What would it take for you to change your life and become the better person that you were meant to be? Luke Crisp has led a life of privilege. His father spent his life building the hugely successful national chain, Crisp's Copy Centers. Carl has taught Luke the business throughout his life and tried to instill the ideals of hard work, dedication and leadership by example. Carl Crisp is convinced that he has given his son the foundation to build a solid life built on both success and morality. Even though Luke is prepared and knowledgeable enough to come into the family business when he graduates from high school, his father wants him to experience all of life's opportunities. He encourages Luke to leave home and earn his college degree so that he can fly on his own for a few years and make his life what he wants it to be. As any parent would hope, Carl's vision was for Luke to spread his wings, and grow in spirit. Hopefully then he would make the right and mature decision to come home and use his knowledge to take over for his father as CEO for Crisp's Copy Centers.

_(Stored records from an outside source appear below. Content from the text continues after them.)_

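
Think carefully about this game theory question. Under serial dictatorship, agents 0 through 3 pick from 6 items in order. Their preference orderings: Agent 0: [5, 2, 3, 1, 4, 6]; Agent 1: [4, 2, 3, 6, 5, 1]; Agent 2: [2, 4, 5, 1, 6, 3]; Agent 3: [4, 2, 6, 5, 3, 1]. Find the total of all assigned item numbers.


Step 1: Agent 0 picks item 5
Step 2: Agent 1 picks item 4
Step 3: Agent 2 picks item 2
Step 4: Agent 3 picks item 6
Step 5: Sum = 5 + 4 + 2 + 6 = 17

17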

Luke does have a successful college experience. He meets Candice, with whom he falls in love. She is a beautiful, smart and level headed woman and she seems to be meant for him. He becomes part of a group of friends that he finds intellectually and socially fascinating. As his time winds down and college graduation is approaching, Carl Crisp excitedly waits for his son to return home and take on the job that is waiting for him. Unfortunately, Luke and his new friends have other ideas about how he will spend his time after college, and his trust fund!
When his father gets the phone call that Luke will not be returning home and he is asking to withdraw the entire balance of his trust fund, he is hurt and feels betrayed as we all would. Knowing that he can't stop his son from living his own life he releases the money. However, he also tells Luke that he will no longer be there for him. Full of the impulsivity of youth and a bank account full of money, Luke and his friends set off to travel the world in first class style. Their little group lives as only most of us could dream, until suddenly the money is gone. Somehow, the friends he thought loved him so much turned out to not be friends at all. As each one abuses his generosity or just walks away, he realizes he may have made a very big mistake. As he turns to his father to pick up the pieces, he understands how grave his mistake really was.
And so Luke's journey begins to find the man inside him that he was really meant to be. Only this time, he must do it alone, without his father's guidance, love or money. As he builds his life over again, will he learn to understand what is really important? Will he learn that loving others is more important than loving yourself? Most importantly, will he learn that money does not buy happiness nor make you the kind of man that earns the admiration and respect of others?
What I loved about "Lost December" is the way it not only left me questioning my own choices in life, but I also asked myself how far I would go as a parent to help my children discover their own destinies. We all have a vision of our children growing up to be respected and loved for their unshakable character and for what they contribute in a positive way to the world. How far would we really go to help them learn the answers? If sometimes it does take sinking to the absolute depths of despair to find the answers, are we willing to let them fall to those depths?
Richard Paul Evans has written eighteen novels, each centered on people examining their lives and finding redemption when they have stumbled. One of my favorites is "The Christmas Box," and he has many other holiday themed stories that are perfect for cozy winter reading. His writing his light and pure, helping everyone find comfort in the fact that even when we have fallen, there is forgiveness and someone who loves us in the end. Reading "Lost December" will not only make you feel good, it may help inspire you to stick to those New Year's resolutions before you may have to learn life's lessons the hard way. There is the power in all of us to be better and do good. Why don't we live up to that potential now?